To solve the given system of equations:
x - 3y + 2z = -12 --- Equation 1
x + 2y + 3z = 6 --- Equation 2
2x - 3y - z = -2 --- Equation 3
One possible method to solve this system is the Elimination method. The Elimination method involves manipulating the given equations in such a way that when the equations are added or subtracted, one variable gets eliminated, allowing us to solve for the remaining variables.
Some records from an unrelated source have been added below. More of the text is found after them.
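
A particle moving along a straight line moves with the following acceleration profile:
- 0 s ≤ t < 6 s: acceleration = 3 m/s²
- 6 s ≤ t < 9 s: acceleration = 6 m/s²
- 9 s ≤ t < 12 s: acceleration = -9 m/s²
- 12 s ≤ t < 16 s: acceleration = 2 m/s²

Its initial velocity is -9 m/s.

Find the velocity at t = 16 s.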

In this case, I would solve the system using the Elimination method by first eliminating the variable x. To cancel out the x terms in Equation 1 and Equation 2, we can multiply Equation 2 by -1 and add it to Equation 1. This will give us a new equation without the x term:
(1)*[x - 3y + 2z = -12]
(-1)*[x + 2y + 3z = 6]
Resulting in:
-3y - z = -18 --- Equation 4
Now, we have eliminated the variable x. Let's proceed to eliminate another variable, y. To cancel out the y terms in Equation 3 and Equation 4, we can multiply Equation 4 by 3 and add it to Equation 3. This will provide us with another new equation without the y term:
(3)*[-3y - z = -18]
[2x - 3y - z = -2]
Resulting in:
2x - 7z = -20 --- Equation 5
Now, we can solve Equation 5 for x in terms of z by isolating x:
2x = 7z - 20
x = (7z - 20)/2 --- Equation 6
Now, we substitute Equation 6 into Equation 1, 2, or 3 to solve for either y or z. Let's substitute it into Equation 1:
(7z - 20)/2 - 3y + 2z = -12
Now, we can solve this equation to find the value of y in terms of z.
Once we obtain the values for y and z, we can substitute those values into any of the original equations to find the value of x.